Additionally, the decision states that “case-specific exceptions may support a warrantless search of an individual’s cell-site records under certain circumstances.”20 Companies may now be faced with claims that data is required, even without a warrant, due to exigent circumstances. They will therefore need to determine how to respond in such a scenario.

Ultimately, Carpenter will require companies to make new choices regarding their compliance programs. They are likely to receive an increase in warrants and a decrease in subpoenas and similar orders, and they must carefully evaluate the sufficiency of any request received.

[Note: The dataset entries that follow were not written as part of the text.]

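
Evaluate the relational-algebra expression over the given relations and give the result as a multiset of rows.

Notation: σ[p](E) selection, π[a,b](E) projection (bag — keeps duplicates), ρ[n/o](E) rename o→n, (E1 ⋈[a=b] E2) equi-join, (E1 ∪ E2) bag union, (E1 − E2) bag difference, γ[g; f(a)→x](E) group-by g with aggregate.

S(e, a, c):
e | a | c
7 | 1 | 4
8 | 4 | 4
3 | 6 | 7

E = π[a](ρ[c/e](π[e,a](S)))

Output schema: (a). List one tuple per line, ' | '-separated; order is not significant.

Stepwise |·|:
  S → 3
  π[e,a](S) → 3
  ρ[c/e](π[e,a](S)) → 3
  π[a](ρ[c/e](π[e,a](S))) → 3

== RESULT ==
a
1
4
6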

1 No. 16-402, 2018 WL 3073916 (U.S. June 22, 2018).

2 18 U.S.C. § 2703(d).

3 819 F.3d 880 (2016).

4 533 U.S. 27, 35 (2001).

5 134 S. Ct. 2473, 2489 (2014).

6 Carpenter at *7.

7 565 U.S. 400 (2012).

8 Id. at 404-405.

9 Id.

10 Carpenter at *7.

11 Smith v. Maryland, 442 U.S. 735, 743-744(1979). See also United States v. Miller, 425 U.S. 435, 443 (1976).

12 Carpenter at *9.

13 Id.

14 Id. at *10.

15 The Court considered “whether there is a limited period for which the Government may obtain an individual’s historical CSLI free from Fourth Amendment scrutiny, and if so, how long that period might be.” However, the Court chose only to hold that “accessing seven days of CSLI constitutes a Fourth Amendment search.” Id. at *9, n3. Therefore, it is unclear whether there is any period during which data may be collected without a warrant.

16 Id. at *9.

17 What’s more, the court made clear that “[w]hether the Government employs its own surveillance technology” or seeks data from a third party, “an individual maintains a legitimate expectation of privacy in the record of his physical movements as captured through CSLI.” Id. at *9. By the Court’s logic, a variety of similar tools used by law enforcement may require a warrant, including cell-site-simulators (commonly referred to as “Stingrays”), and license plate readers.

18 Id. at *13.

19 Id.

20 Id. at 15.

DISCLAIMER: Because of the generality of this update, the information provided herein may not be applicable in all situations and should not be acted upon without specific legal advice based on particular situations.